PS C:\> $content = @"
>> using System;
>> namespace ClassLibrary1
>> {
>> public static class Class1
>> {
>> public static ReturnValue Foo(string value)
>> {
>>    if (value == null)
>>     return ReturnValue.Null;
>>    else
>>     return ReturnValue.EmptyString;
>> }
>> }
>> public enum ReturnValue
>> {
>>     Null = 0,
>>     EmptyString = 1
>> }
>> }
>> "@
PS C:\> Add-Type -TypeDefinition $content
PS C:\> [ClassLibrary1.Class1]::Foo($null)
PS C:\> [ClassLibrary1.Class1]::Foo([System.Management.Automation.Language.NullString]::Value)
Posted by v-tagurm on 7/20/2010 at 5:57 PM
Posted by Keith Hill MVP on 1/4/2010 at 6:02 PM
Seems like it would be nice to have some syntax for declaring to PowerShell that you don't want any automatic type coercion e.g. $obj.DoSomething($a, $b, [nocast]$null)
Posted by andrey.anastasov on 1/29/2009 at 3:16 AM
The best workaround I can think of is by using .Net reflection. For example, instead of:
    $obj.DoSomething($a,$b,$null) can do:
    $params = @($a,$b,$null)
    $obj.GetType().GetMethod("DoSomething").Invoke($obj, $params)
Posted by Matthew Hobbs on 6/13/2008 at 9:45 AM
Similarly you can't set a string property on a .NET object to null.
Posted by Roman Kuzmin on 5/20/2008 at 3:09 AM
Yet another real case:

System.IO.FileInfo.Replace Method (String, String destinationBackupFileName)
System.IO.FileInfo.Replace Method (String, String destinationBackupFileName, Boolean)

Second parameter:
The name of a file with which to create a backup of the file described by the destFileName parameter.
Pass a null reference (Nothing in Visual Basic) to the destBackupFileName parameter if you do not want to create a backup of the file being replaced.

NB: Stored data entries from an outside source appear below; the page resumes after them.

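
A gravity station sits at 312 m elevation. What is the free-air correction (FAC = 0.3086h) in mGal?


FAC = 0.3086 * h
= 0.3086 * 312
= 96.2832 mGal

96.2832


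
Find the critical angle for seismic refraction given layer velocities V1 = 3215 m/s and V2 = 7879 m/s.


V1/V2 = 3215/7879 = 0.408047
theta_c = arcsin(0.408047) = 24.0822 degrees

24.0822


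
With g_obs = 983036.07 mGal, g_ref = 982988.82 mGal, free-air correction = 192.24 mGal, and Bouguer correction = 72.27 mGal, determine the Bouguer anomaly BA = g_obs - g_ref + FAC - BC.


BA = g_obs - g_ref + FAC - BC
= 983036.07 - 982988.82 + 192.24 - 72.27
= 167.22 mGal

167.22


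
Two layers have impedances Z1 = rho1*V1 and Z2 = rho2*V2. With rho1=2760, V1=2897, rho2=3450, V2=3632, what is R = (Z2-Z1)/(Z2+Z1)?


Z1 = 2760 * 2897 = 7995720
Z2 = 3450 * 3632 = 12530400
R = (12530400 - 7995720) / (12530400 + 7995720) = 4534680 / 20526120 = 0.2209

0.2209


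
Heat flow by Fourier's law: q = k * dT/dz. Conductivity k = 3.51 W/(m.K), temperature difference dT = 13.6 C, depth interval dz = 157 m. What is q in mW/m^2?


q = k * dT / dz * 1000
= 3.51 * 13.6 / 157 * 1000
= 0.304051 * 1000
= 304.051 mW/m^2

304.051


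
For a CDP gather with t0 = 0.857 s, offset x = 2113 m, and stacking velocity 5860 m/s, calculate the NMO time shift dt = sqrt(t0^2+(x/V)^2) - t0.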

The last case is impossible from PowerShell because null cannot be passed where string is expected.
Posted by Scott Yost [MSFT] on 11/25/2007 at 9:22 AM
This one came up on the internal DL as well - it prevents you from calling x509certificatecollection.import() with a $null password. You have to use inline C# to do it.